Le petit-déjeuner, un rite magique, le monde est redevenu un paradis ! Depuis que je suis caporal dans le train des équipages, je suis un peu mieux loti qu’avant mais je sais l’inconfort que connaissent la plupart. Ici, bien au chaud dans mes trois couvertures, j’écoute la pluie tomber et j’imagine ceux qui ont de l’eau jusqu’aux genoux dans la tranchée. Je compatis à leur pénible situation tout en jouissant de mon confort actuel.
J’espère que tu n’as rien contre les lettres où les mots viennent en toute liberté. De ton côté, ne change rien à ta façon d’écrire. Je n’ai pas besoin de te dire que j’apprécie ton esprit vif, même si mon vécu présent et ma perception des événements m’ont rendu moins sensible aux subtilités dont tu fais preuve. Un jour, si Dieu le veut, nous reparlerons de toutes ces choses.
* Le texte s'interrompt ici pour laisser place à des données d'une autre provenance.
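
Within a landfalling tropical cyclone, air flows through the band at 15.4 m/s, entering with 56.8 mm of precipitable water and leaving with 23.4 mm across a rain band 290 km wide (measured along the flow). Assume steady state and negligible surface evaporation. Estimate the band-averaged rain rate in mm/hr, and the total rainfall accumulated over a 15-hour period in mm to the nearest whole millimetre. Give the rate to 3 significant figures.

R ≈ 6.39 mm/hr; total ≈ 96 mm

Column moisture flux per unit crosswind length is F = V × PW.
Inflow: F_in = 15.4 × 56.8 = 874.72 mm·m/s
Outflow: F_out = 15.4 × 23.4 = 360.36 mm·m/s
Steady-state rate R = (F_in − F_out)/L = (874.72 − 360.36) / 290000 m = 1.774e-03 mm/s.
R = 1.774e-03 × 3600 = 6.39 mm/hr.
Over 15 h: total = 6.39 × 15 = 95.85 ≈ 96 mm.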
Comme tu dis, je sais qu’il existe un autre monde que celui-ci où nous menons cette vie à la fois austère, enjouée et difficile – je le sens par moments (et je suis triste alors) quand j’entends un train, une cloche d’église, quand je respire le parfum d’une fleur ou quand je vois une haie en pleine végétation. Mais pas dans l’extase d’une alouette – elle est trop associée à l’appel aux armes quand point l’aube. A partir du moment où je suis arrivé à Festubert, combien de fois ai-je entendu le chant joyeux de l’alouette aux premières lueurs du jour ! Je te parlais de l’endurcissement obligé. En voilà donc un exemple. Tous ces écrivains restés au pays qui parlent du génie des lieux. Moi, je viens d’un endroit où gisent cinquante mille corps, des os et du fil barbelé partout, des squelettes que l’on foule du pied sur une colline dévastée par les combats. Des bottes et des os qui sortent des parois et des abris, et pourtant on peut être gai ici. A minuit, on ne voit aucune couronne mortuaire, pas plus qu’on ne rencontre les esprits des braves, tous morts de mort violente.